As CMJ Week Approaches, Bloggers Prepare To Destroy Hundreds Of Bands

jharv | October 12, 2007 1:00 am

Next week is the CMJ Music Marathon, the annual festival where a bazillion indie bands come together to either make their names or cement their hype, and a New York Times preview makes this year look more hype-filled than ever before, with more bands, more panels, more attendees, and definitely more bloggers. (And yes, Idolator will be attending.) In fact, blogging and “blog bands” and the Internet in general have been slowly changing the way CMJ operates for some time, with industry folks claiming it’s “more about networking and building awareness and community” these days. And bloggers have also brought a blog’s press cycle, giving CMJ more potential than ever before to build up a band’s dreams only to have a fickle audience dash them months (or even weeks) later:

For people in the industry, attending is “due diligence,” said Amrit Singh, the associate editor in chief at the Stereogum.com music blog. Mr.
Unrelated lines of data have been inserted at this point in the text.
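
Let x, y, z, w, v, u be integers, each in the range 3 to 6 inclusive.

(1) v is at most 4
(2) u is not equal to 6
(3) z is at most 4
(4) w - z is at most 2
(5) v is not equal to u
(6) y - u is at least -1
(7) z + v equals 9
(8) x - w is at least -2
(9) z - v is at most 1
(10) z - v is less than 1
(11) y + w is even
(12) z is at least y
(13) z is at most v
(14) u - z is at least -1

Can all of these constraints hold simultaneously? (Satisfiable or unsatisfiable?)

Unsatisfiable

From constraint 3: z ≤ 4. From constraint 1: v ≤ 4. Hence z + v ≤ 8. But constraint 7 requires z + v = 9, and 9 > 8. Contradiction.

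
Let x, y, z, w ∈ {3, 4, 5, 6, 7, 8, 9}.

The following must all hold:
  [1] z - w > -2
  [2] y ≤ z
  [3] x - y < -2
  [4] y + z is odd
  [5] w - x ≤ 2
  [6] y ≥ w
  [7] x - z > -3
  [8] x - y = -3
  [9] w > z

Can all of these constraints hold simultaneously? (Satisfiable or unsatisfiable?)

Constraints 2, 6, and 9 give z < w, w ≤ y, y ≤ z. Chaining: z < w ≤ y ≤ z, which forces z < z — impossible.

Unsatisfiable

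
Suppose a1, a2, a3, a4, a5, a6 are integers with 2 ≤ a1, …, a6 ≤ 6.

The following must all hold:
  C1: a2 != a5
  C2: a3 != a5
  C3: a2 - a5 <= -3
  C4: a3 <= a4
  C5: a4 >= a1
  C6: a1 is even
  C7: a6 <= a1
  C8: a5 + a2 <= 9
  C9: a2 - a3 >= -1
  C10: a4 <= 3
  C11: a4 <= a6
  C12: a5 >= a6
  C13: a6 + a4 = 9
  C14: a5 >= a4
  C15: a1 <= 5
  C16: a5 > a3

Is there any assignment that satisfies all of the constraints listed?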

Singh, who expects to see more than 100 bands, considers it a way for everybody to catch up. “If you play a really good set and the right people are in attendance, the Internet ends up being this hall of mirrors,” exponentially expanding the buzz, he said. “And with so much of the music industry moving to a model where live music is going to be a revenue source, and possibly an exclusive revenue source, people will look at that.”

Not that the signs have been great for the majority of bands actually parlaying blog attention into a “career” that lasts longer than a college semester. Especially given that there’s no direct corollary between blog attention and increased attendance at a band’s live shows, with some claiming that this shift to touring-as-main-revenue-stream is already burning itself out.

If thousands of bands really are flying in from all over the world to get caught in the Internet “hall of mirrors,” they might have been better off spending their travel money on new equipment rather than in letting a bunch of bloggers dangle the carrot of a few thousand promo MP3 downloads followed by no one giving a shit come SXSW time. But even if the blog explosion has allowed a lot more CMJ attendees to play minature king-maker, like most music festivals, especially one as press-focused as CMJ, 90% of the draw is still making the scene:

That indie-rock collegial attitude may be the driving force for CMJ attendees. “It’s really festive,” Mr. Singh said, “and it can be suffocatingly cool.”

Emphasis should probably be on the “suffocatingly.”